Saying that the issue touches “mainstream” Israelis, Kershner quoted Yossi Klein Halevi, a neoconservative and contributor to the New Republic:
Yossi Klein Halevi, a senior fellow at the Shalem Center, a research institution in West Jerusalem, said he opposed a Jewish “right of return” to properties lost in the 1948 war. But he noted that more and more Arabs were buying apartments in the predominantly Jewish neighborhood where he lives.
“It cannot go one way in Jerusalem,” Mr. Klein Halevi said. “I am deeply torn.”
Kershner says that Halevi works in West Jerusalem, implying that Halevi’s talking about a neighborhood in West Jerusalem.
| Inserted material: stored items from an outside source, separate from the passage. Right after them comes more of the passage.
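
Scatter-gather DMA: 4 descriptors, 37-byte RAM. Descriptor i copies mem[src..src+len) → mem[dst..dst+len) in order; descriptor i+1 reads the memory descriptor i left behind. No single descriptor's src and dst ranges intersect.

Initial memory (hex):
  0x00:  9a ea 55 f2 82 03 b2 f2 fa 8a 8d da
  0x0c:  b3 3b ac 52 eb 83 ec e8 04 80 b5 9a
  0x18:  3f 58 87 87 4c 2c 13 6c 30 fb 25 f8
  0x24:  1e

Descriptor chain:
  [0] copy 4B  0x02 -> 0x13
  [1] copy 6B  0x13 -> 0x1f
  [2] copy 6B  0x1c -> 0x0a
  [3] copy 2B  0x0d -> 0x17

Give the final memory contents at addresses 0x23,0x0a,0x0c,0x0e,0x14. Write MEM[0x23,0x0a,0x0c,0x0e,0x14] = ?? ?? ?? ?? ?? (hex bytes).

[0] 0x02->0x13 len=4 : 55 f2 82 03
[1] 0x13->0x1f len=6 : 55 f2 82 03 9a 3f
[2] 0x1c->0x0a len=6 : 4c 2c 13 55 f2 82
[3] 0x0d->0x17 len=2 : 55 f2
query mem[0x23]=0x9a, mem[0x0a]=0x4c, mem[0x0c]=0x13, mem[0x0e]=0xf2, mem[0x14]=0xf2

MEM[0x23,0x0a,0x0c,0x0e,0x14] = 9a 4c 13 f2 f2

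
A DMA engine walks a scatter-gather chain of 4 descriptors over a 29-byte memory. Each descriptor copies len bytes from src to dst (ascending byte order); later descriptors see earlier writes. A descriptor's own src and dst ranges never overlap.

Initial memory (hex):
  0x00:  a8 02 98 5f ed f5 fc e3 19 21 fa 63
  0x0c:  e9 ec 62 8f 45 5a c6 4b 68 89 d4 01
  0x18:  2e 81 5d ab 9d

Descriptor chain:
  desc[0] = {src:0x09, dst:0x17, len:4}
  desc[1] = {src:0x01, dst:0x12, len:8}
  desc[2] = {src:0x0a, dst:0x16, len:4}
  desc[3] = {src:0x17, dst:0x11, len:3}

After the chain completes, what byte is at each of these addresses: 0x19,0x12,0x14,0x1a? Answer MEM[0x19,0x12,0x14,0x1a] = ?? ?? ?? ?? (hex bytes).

MEM[0x19,0x12,0x14,0x1a] = ec e9 5f e9

D0: mem[0x17..0x1a] <- [21 fa 63 e9]
D1: mem[0x12..0x19] <- [02 98 5f ed f5 fc e3 19]
D2: mem[0x16..0x19] <- [fa 63 e9 ec]
D3: mem[0x11..0x13] <- [63 e9 ec]
query mem[0x19]=0xec, mem[0x12]=0xe9, mem[0x14]=0x5f, mem[0x1a]=0xe9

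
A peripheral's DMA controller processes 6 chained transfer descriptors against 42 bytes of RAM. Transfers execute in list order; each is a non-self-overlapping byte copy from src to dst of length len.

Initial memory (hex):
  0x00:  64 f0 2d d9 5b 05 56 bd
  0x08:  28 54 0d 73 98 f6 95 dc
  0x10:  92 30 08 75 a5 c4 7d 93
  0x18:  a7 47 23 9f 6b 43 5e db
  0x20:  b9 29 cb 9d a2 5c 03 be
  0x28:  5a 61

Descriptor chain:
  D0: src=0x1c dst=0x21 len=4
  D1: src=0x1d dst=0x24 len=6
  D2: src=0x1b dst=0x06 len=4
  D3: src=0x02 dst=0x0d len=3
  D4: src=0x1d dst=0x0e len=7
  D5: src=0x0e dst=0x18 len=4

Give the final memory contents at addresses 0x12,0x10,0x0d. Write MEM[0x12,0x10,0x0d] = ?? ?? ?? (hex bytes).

MEM[0x12,0x10,0x0d] = 6b db 2d

[0] 0x1c->0x21 len=4 : 6b 43 5e db
[1] 0x1d->0x24 len=6 : 43 5e db b9 6b 43
[2] 0x1b->0x06 len=4 : 9f 6b 43 5e
[3] 0x02->0x0d len=3 : 2d d9 5b
[4] 0x1d->0x0e len=7 : 43 5e db b9 6b 43 5e
[5] 0x0e->0x18 len=4 : 43 5e db b9
query mem[0x12]=0x6b, mem[0x10]=0xdb, mem[0x0d]=0x2d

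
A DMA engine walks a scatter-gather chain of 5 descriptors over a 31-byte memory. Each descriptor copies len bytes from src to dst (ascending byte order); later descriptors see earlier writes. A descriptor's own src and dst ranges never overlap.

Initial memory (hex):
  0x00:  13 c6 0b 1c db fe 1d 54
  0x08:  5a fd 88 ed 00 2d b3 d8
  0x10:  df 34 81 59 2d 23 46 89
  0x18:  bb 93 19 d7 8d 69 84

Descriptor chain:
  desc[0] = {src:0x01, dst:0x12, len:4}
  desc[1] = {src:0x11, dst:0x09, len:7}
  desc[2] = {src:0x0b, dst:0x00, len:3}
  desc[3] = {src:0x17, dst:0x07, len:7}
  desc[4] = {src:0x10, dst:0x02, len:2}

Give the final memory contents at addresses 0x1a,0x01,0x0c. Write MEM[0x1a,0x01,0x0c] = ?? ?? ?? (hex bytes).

MEM[0x1a,0x01,0x0c] = 19 1c 8d

  after D0: wrote 4B at 0x12 = c60b1cdb
  after D1: wrote 7B at 0x09 = 34c60b1cdb4689
  after D2: wrote 3B at 0x00 = 0b1cdb
  after D3: wrote 7B at 0x07 = 89bb9319d78d69
  after D4: wrote 2B at 0x02 = df34
query mem[0x1a]=0x19, mem[0x01]=0x1c, mem[0x0c]=0x8d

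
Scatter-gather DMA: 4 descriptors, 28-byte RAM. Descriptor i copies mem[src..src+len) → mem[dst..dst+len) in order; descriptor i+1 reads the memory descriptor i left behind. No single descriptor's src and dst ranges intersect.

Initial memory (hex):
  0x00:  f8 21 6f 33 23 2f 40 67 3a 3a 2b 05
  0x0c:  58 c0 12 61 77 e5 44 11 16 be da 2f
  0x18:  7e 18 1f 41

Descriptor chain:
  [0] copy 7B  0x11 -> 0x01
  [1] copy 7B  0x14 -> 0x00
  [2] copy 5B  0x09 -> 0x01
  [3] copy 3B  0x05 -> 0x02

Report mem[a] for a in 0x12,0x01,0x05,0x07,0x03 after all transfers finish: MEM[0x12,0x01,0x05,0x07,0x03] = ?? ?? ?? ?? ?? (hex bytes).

D0: mem[0x01..0x07] <- [e5 44 11 16 be da 2f]
D1: mem[0x00..0x06] <- [16 be da 2f 7e 18 1f]
D2: mem[0x01..0x05] <- [3a 2b 05 58 c0]
D3: mem[0x02..0x04] <- [c0 1f 2f]
query mem[0x12]=0x44, mem[0x01]=0x3a, mem[0x05]=0xc0, mem[0x07]=0x2f, mem[0x03]=0x1f

MEM[0x12,0x01,0x05,0x07,0x03] = 44 3a c0 2f 1f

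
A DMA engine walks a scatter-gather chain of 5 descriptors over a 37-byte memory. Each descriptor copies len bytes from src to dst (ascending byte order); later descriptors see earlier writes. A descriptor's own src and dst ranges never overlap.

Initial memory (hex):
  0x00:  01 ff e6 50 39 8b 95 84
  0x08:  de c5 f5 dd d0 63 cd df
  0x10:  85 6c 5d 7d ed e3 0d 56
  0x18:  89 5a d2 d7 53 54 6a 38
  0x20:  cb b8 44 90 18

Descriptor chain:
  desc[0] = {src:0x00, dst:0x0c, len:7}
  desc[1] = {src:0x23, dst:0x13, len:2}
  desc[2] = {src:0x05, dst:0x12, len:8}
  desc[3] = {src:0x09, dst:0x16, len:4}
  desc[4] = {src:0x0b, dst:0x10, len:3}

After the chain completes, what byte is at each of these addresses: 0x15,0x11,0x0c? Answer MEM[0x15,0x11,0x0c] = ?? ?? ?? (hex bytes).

D0: mem[0x0c..0x12] <- [01 ff e6 50 39 8b 95]
D1: mem[0x13..0x14] <- [90 18]
D2: mem[0x12..0x19] <- [8b 95 84 de c5 f5 dd 01]
D3: mem[0x16..0x19] <- [c5 f5 dd 01]
D4: mem[0x10..0x12] <- [dd 01 ff]
query mem[0x15]=0xde, mem[0x11]=0x01, mem[0x0c]=0x01

MEM[0x15,0x11,0x0c] = de 01 01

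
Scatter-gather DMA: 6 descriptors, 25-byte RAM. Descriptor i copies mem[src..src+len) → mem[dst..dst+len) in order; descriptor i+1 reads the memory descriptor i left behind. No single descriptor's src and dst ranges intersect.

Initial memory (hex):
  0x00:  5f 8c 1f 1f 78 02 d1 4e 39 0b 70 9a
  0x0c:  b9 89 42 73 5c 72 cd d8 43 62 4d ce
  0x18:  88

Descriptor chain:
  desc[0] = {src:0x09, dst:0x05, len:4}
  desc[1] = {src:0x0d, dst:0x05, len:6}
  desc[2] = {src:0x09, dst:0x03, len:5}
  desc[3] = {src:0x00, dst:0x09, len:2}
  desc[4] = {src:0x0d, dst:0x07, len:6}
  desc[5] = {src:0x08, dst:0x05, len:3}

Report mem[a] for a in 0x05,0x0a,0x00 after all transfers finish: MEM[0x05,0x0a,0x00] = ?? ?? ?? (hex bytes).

[0] 0x09->0x05 len=4 : 0b 70 9a b9
[1] 0x0d->0x05 len=6 : 89 42 73 5c 72 cd
[2] 0x09->0x03 len=5 : 72 cd 9a b9 89
[3] 0x00->0x09 len=2 : 5f 8c
[4] 0x0d->0x07 len=6 : 89 42 73 5c 72 cd
[5] 0x08->0x05 len=3 : 42 73 5c
query mem[0x05]=0x42, mem[0x0a]=0x5c, mem[0x00]=0x5f

MEM[0x05,0x0a,0x00] = 42 5c 5f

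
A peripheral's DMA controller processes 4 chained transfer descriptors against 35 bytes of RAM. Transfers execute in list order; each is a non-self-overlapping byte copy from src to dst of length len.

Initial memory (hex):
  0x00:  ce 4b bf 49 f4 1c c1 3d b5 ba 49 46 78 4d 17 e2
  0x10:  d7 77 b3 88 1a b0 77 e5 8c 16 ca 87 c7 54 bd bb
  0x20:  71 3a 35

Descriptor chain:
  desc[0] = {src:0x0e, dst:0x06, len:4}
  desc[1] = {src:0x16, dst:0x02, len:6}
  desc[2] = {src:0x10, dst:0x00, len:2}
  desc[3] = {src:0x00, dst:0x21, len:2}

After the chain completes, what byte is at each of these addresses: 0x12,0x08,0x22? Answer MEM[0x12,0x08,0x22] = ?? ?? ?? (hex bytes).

  after D0: wrote 4B at 0x06 = 17e2d777
  after D1: wrote 6B at 0x02 = 77e58c16ca87
  after D2: wrote 2B at 0x00 = d777
  after D3: wrote 2B at 0x21 = d777
query mem[0x12]=0xb3, mem[0x08]=0xd7, mem[0x22]=0x77

MEM[0x12,0x08,0x22] = b3 d7 77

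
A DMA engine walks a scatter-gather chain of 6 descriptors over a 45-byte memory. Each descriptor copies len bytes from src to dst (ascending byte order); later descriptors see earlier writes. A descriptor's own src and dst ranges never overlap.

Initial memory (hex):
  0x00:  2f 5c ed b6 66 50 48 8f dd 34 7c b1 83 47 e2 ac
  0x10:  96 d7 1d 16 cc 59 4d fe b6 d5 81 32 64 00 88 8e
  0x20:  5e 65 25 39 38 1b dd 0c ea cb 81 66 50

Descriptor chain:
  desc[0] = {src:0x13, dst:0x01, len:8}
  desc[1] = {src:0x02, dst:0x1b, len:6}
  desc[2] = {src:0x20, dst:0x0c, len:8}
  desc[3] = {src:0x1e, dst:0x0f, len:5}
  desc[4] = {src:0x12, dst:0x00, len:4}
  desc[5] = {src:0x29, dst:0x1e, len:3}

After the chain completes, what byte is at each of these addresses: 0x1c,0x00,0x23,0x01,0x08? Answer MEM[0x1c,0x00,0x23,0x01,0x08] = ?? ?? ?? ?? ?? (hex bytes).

MEM[0x1c,0x00,0x23,0x01,0x08] = 59 65 39 25 81

D0: mem[0x01..0x08] <- [16 cc 59 4d fe b6 d5 81]
D1: mem[0x1b..0x20] <- [cc 59 4d fe b6 d5]
D2: mem[0x0c..0x13] <- [d5 65 25 39 38 1b dd 0c]
D3: mem[0x0f..0x13] <- [fe b6 d5 65 25]
D4: mem[0x00..0x03] <- [65 25 cc 59]
D5: mem[0x1e..0x20] <- [cb 81 66]
query mem[0x1c]=0x59, mem[0x00]=0x65, mem[0x23]=0x39, mem[0x01]=0x25, mem[0x08]=0x81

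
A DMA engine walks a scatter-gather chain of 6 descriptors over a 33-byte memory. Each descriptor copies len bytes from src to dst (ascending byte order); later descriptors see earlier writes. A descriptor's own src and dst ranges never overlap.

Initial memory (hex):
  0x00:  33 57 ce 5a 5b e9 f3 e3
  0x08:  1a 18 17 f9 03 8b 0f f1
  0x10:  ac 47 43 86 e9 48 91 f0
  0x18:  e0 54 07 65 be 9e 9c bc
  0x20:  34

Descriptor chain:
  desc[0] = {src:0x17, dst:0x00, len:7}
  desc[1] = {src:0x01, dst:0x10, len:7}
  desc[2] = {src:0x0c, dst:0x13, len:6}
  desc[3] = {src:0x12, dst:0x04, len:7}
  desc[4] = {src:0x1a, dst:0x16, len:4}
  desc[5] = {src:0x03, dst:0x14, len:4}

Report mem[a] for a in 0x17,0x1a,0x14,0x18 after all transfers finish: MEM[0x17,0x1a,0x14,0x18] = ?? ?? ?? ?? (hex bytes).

MEM[0x17,0x1a,0x14,0x18] = 8b 07 07 be

[0] 0x17->0x00 len=7 : f0 e0 54 07 65 be 9e
[1] 0x01->0x10 len=7 : e0 54 07 65 be 9e e3
[2] 0x0c->0x13 len=6 : 03 8b 0f f1 e0 54
[3] 0x12->0x04 len=7 : 07 03 8b 0f f1 e0 54
[4] 0x1a->0x16 len=4 : 07 65 be 9e
[5] 0x03->0x14 len=4 : 07 07 03 8b
query mem[0x17]=0x8b, mem[0x1a]=0x07, mem[0x14]=0x07, mem[0x18]=0xbe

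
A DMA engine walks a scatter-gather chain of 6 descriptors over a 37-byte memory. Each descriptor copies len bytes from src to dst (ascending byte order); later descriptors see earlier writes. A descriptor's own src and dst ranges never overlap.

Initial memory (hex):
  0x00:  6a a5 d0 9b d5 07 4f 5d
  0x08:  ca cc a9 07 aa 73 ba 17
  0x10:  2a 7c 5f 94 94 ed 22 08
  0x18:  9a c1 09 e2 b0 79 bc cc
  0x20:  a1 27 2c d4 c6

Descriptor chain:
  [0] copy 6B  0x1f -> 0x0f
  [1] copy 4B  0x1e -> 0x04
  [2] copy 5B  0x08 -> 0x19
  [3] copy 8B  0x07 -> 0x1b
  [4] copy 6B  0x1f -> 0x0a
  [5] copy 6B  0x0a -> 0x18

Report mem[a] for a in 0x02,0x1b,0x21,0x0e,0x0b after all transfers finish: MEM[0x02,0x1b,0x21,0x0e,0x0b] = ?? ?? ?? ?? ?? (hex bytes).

MEM[0x02,0x1b,0x21,0x0e,0x0b] = d0 ba 73 d4 aa

#0 dst[0x0f+6] := {0xcc,0xa1,0x27,0x2c,0xd4,0xc6}
#1 dst[0x04+4] := {0xbc,0xcc,0xa1,0x27}
#2 dst[0x19+5] := {0xca,0xcc,0xa9,0x07,0xaa}
#3 dst[0x1b+8] := {0x27,0xca,0xcc,0xa9,0x07,0xaa,0x73,0xba}
#4 dst[0x0a+6] := {0x07,0xaa,0x73,0xba,0xd4,0xc6}
#5 dst[0x18+6] := {0x07,0xaa,0x73,0xba,0xd4,0xc6}
query mem[0x02]=0xd0, mem[0x1b]=0xba, mem[0x21]=0x73, mem[0x0e]=0xd4, mem[0x0b]=0xaa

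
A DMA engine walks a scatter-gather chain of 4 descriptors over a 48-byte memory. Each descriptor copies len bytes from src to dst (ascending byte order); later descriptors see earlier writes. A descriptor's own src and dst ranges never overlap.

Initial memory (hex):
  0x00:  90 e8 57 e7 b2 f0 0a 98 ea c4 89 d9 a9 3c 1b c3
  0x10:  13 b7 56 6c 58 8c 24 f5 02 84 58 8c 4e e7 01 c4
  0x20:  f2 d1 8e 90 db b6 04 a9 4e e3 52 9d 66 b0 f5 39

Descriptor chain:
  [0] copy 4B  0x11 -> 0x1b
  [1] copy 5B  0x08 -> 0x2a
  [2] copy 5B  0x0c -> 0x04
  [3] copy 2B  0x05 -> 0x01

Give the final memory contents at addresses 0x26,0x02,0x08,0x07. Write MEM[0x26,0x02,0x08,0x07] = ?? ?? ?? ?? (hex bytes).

#0 dst[0x1b+4] := {0xb7,0x56,0x6c,0x58}
#1 dst[0x2a+5] := {0xea,0xc4,0x89,0xd9,0xa9}
#2 dst[0x04+5] := {0xa9,0x3c,0x1b,0xc3,0x13}
#3 dst[0x01+2] := {0x3c,0x1b}
query mem[0x26]=0x04, mem[0x02]=0x1b, mem[0x08]=0x13, mem[0x07]=0xc3

MEM[0x26,0x02,0x08,0x07] = 04 1b 13 c3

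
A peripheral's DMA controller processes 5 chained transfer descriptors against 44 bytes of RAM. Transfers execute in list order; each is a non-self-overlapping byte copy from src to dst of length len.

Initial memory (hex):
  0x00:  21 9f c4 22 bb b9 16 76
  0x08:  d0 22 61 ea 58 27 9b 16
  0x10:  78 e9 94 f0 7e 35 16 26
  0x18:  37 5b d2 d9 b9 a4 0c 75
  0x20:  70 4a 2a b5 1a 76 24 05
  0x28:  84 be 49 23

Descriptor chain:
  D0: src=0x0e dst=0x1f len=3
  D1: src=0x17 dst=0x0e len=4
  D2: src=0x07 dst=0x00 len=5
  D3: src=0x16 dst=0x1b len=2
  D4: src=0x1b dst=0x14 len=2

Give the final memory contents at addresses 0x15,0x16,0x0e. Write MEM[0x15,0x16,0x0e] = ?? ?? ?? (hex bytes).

#0 dst[0x1f+3] := {0x9b,0x16,0x78}
#1 dst[0x0e+4] := {0x26,0x37,0x5b,0xd2}
#2 dst[0x00+5] := {0x76,0xd0,0x22,0x61,0xea}
#3 dst[0x1b+2] := {0x16,0x26}
#4 dst[0x14+2] := {0x16,0x26}
query mem[0x15]=0x26, mem[0x16]=0x16, mem[0x0e]=0x26

MEM[0x15,0x16,0x0e] = 26 16 26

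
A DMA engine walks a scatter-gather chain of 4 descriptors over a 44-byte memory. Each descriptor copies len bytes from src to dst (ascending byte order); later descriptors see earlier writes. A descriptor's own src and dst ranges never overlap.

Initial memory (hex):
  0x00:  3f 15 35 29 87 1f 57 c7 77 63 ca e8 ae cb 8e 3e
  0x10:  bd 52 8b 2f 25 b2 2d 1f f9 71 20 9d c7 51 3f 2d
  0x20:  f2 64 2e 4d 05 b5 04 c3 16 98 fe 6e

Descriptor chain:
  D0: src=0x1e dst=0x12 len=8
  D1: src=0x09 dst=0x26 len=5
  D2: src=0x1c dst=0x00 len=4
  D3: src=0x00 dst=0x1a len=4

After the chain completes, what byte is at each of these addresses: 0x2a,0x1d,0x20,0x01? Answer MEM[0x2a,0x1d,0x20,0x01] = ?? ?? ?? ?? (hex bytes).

MEM[0x2a,0x1d,0x20,0x01] = cb 2d f2 51

  after D0: wrote 8B at 0x12 = 3f2df2642e4d05b5
  after D1: wrote 5B at 0x26 = 63cae8aecb
  after D2: wrote 4B at 0x00 = c7513f2d
  after D3: wrote 4B at 0x1a = c7513f2d
query mem[0x2a]=0xcb, mem[0x1d]=0x2d, mem[0x20]=0xf2, mem[0x01]=0x51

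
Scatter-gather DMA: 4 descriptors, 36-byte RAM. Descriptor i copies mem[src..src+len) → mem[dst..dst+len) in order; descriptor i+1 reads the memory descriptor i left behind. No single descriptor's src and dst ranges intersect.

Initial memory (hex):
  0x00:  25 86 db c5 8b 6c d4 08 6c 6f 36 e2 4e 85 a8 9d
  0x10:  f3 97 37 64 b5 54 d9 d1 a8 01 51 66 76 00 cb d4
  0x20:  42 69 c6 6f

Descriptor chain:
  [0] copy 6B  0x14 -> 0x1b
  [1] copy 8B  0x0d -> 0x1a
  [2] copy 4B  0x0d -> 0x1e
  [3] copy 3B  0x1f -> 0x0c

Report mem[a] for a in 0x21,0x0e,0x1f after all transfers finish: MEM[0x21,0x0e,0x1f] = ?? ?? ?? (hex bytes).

MEM[0x21,0x0e,0x1f] = f3 f3 a8

D0: mem[0x1b..0x20] <- [b5 54 d9 d1 a8 01]
D1: mem[0x1a..0x21] <- [85 a8 9d f3 97 37 64 b5]
D2: mem[0x1e..0x21] <- [85 a8 9d f3]
D3: mem[0x0c..0x0e] <- [a8 9d f3]
query mem[0x21]=0xf3, mem[0x0e]=0xf3, mem[0x1f]=0xa8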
I.e., we’re evicting Palestinians from East Jerusalem under old renationalized title; that gives them a reason to move into West Jerusalem under similar title, and I’m anguished about that…
But wait a second: Yossi Klein Halevi lives in East Jerusalem, the future capital of the alleged Palestinian state. Here he is on NPR two days ago:
“I live in French Hill, which is a Jewish neighborhood in East Jerusalem. It’s very heavily university populated. It’s a liberal neighborhood…”
So the whole title issue has nothing to do with it. So Halevi wasn’t talking to Kershner about the Palestinian right of return to West Jerusalem, he was actually just objecting to having Arabs as neighbors.
A view that most Americans would say is: purely racist.
I bet that Kershner knows that Halevi lives in East Jerusalem. I’d ask her if she knew that, but she didn’t respond to my last email.
So let’s be clear: the real underlying bogeyman here–for Halevi, and maybe for Kershner too– is not some interpretation of international law as it embraces the Jewish state and the Palestinian territories, but the threat of open housing, a pretty much universally acknowledged civil right.
Shut your eyes and go back 40 years to a story of my childhood in Maryland. Imagine for one second the New York Times covering segregationist Democrat George Mahoney in 1966 running for governor with the slogan, “Your Home Is Your Castle,” to stop black people from moving into white neighborhoods.
Imagine the Times seeking to dignify Mahoney’s attitude as one of anguish over a principle of law.
Well, you can’t. Mahoney was a racist dufus, and everyone I knew said as much, and he was defeated. Look up the Times index; it called Mahoney a “white supremacist.”
In Israel and Palestine today, with Jewish supremacy running rampant, the Times is incapable of such frankness.